Tal vez no haya semejanza de un país que durante décadas ostentara el nefasto título de campeón mundial de los asesinatos, las pandillas y la extorsión y que, en poco tiempo, bajaran los homicidios a menos de un dígito por cada 100.000 habitantes. De esa magnitud o trascendencia es lo que ocurre en El Salvador.
En 1994 tenía 9.135 asesinatos, una tasa de 138,2 por cada 100.000 habitantes, mientras en 2015 era de 103, todavía la más alta del mundo. Con las políticas de seguridad de Nayib Bukele, la tasa de homicidios bajó a 18,2 en 2021 y a 7,8 en 2022, convirtiéndose en uno de los países más seguros de América Latina, al menos temporalmente, y su presidente en el más popular de la historia salvadoreña.
Los interrogantes y cuestionamientos, sin embargo, no han dado tregua. Algunos son de naturaleza política, como que su estrategia anticrimen está anidada en los esfuerzos por concentrar el poder, que el combate a la corrupción parece no tener prioridad o que lo que hace es una espectacularización de la política.
En algunas otras objeciones, el Gobierno sí tiene que esforzarse por responder y elevar sus estándares, pues podrían terminar por deslegitimarlo. Entre ellas están las muertes bajo custodia en las cárceles, torturas, detenciones arbitrarias de inocentes, procesos judiciales plagados de irregularidades, persecución a la prensa, así como la coerción a la independencia judicial. No basta con esgrimir que “qué hizo la CIDH en los últimos 30 años, cuando las pandillas estaban masacrando a nuestro pueblo”. Pero las organizaciones internacionales tampoco pueden convertirse en palos en la rueda, menos aún, terminar del lado de los delincuentes, o como instrumento de contradictores políticos.
Partir de la base de que El Salvador es una democracia plena para cuestionar el modelo de seguridad de Buleke puede ser un error. El Gobierno apenas intenta reanimar una sociedad fragmentada, sitiada por los criminales, en la que buena parte del poder judicial ha estado a su servicio. Como señalaron Hugo Frühling y Joseph Tulchin, en Crimen y violencia en América Latina, no siempre está claro cuál debe ser la respuesta apropiada para aliviar la inseguridad ciudadana, máxime en un sistema de elecciones periódicas.
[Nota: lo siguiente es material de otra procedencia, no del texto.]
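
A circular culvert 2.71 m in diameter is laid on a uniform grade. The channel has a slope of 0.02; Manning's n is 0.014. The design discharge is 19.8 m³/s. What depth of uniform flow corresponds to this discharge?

y_n = 1.26 m

Manning's equation rearranged: A R^(2/3) = nQ / (1·√S) = 0.014 × 19.8 / (√0.02) = 1.96.
Trying y = 0.87 m: A R^(2/3) = 0.9928 — short.
Trying y = 1.42 m: A R^(2/3) = 2.407 — over.
Trying y = 1.26 m: A R^(2/3) = 1.963 — matches.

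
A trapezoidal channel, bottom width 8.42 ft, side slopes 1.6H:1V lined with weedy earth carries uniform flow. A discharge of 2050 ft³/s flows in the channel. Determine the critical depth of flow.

y_c = 7.81 ft

At critical depth, Q² T / (g A³) = 1, i.e. A³/T = Q²/g = 2050²/32.2 = 130500.
Try y = 8.56 ft: A³/T = 189500 — high.
Try y = 6.79 ft: A³/T = 74460 — low.
Try y = 7.81 ft: A³/T = 130500 — close enough.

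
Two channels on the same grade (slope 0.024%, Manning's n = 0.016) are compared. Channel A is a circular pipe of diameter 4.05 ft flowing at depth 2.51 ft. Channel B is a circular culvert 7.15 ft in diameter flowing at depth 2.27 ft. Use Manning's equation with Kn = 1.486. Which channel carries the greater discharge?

Channel A: For a circular section of diameter D = 4.05 ft at depth y = 2.51 ft, the central angle is θ = 2 arccos(1 − 2y/D) = 3.625 rad. Then A = (D²/8)(θ − sin θ) = 8.387 ft² and P = Dθ/2 = 7.341 ft. Hydraulic radius R = A/P = 8.387/7.341 = 1.142 ft. Q_A = (1.486/0.016)·8.387·1.142^(2/3)·√0.00024 = 13.19 ft³/s.
Channel B: For a circular section of diameter D = 7.15 ft at depth y = 2.27 ft, the central angle is θ = 2 arccos(1 − 2y/D) = 2.394 rad. Then A = (D²/8)(θ − sin θ) = 10.96 ft² and P = Dθ/2 = 8.559 ft. Hydraulic radius R = A/P = 10.96/8.559 = 1.28 ft. Q_B = (1.486/0.016)·10.96·1.28^(2/3)·√0.00024 = 18.59 ft³/s.
Q_A = 13.19 ft³/s vs Q_B = 18.59 ft³/s, so channel B carries more.

channel B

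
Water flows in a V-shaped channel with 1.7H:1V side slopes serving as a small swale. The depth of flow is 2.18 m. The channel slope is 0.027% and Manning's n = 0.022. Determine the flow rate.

For a triangular section with side slope z = 1.7: A = zy² = 1.7×2.18² = 8.079 m²; P = 2y√(1+z²) = 2×2.18×1.972 = 8.599 m.
Hydraulic radius R = A/P = 8.079/8.599 = 0.9395 m.
Manning's equation: Q = (1/n) A R^(2/3) S^(1/2) = (1/0.022) × 8.079 × 0.9395^(2/3) × 0.00027^(1/2) = 5.79 m³/s.

Q = 5.79 m³/s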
Tampoco las recomendaciones deben ser las de cruzarse de brazos o aplicar fracasadas recetas del pasado, pues sería ignorar a esa inmensa mayoría de salvadoreños que han comenzado a vivir un momento de paz y libertad y que lo agradecen profundamente.
Algunas preguntas que entonces sería pertinente formularse son: ¿qué tan sostenible es la política de seguridad de El Salvador?, y si ¿su modelo es exportable a otros países agobiados por la criminalidad?
En el primer caso, el presidente Bukele tiene un muy difícil equilibrio por delante. De perder gobernabilidad o desaprovechar la coyuntura para acelerar el crecimiento económico y las oportunidades laborales, correría el riesgo de que los grupos criminales puedan reagruparse y contraatacar, o que los expandilleros se vean atrapados en un nuevo ciclo de marginación y violencia.
La consolidación de la democracia y el Estado de derecho es sí o sí otro imperativo. Es la única forma en que la corrupción no deslegitime sus esfuerzos, y de facilitar que otros tomen la posta de la seguridad sin que el presidente asuma excesivos riesgos personales una vez entregue el poder.
En cuanto a lo segundo, la política de seguridad de El Salvador difícilmente pudiera ser exportable, tanto por el tamaño del país como porque allí existe una singularidad irrepetible y es el haber identificado con plenitud los 76.000 pandilleros que tenían que someter.
Aunque el modelo no sea plenamente transferible a países agobiados por la criminalidad, sí hay elementos que pueden inspirar. Allí cabe resaltar el liderazgo y la mano firme para recuperar la paz y la tranquilidad, los grandes operativos de captura y la urgencia de construir megacárceles y no meros centros recreacionales para los delincuentes.
John Mario González es analista político e internacional.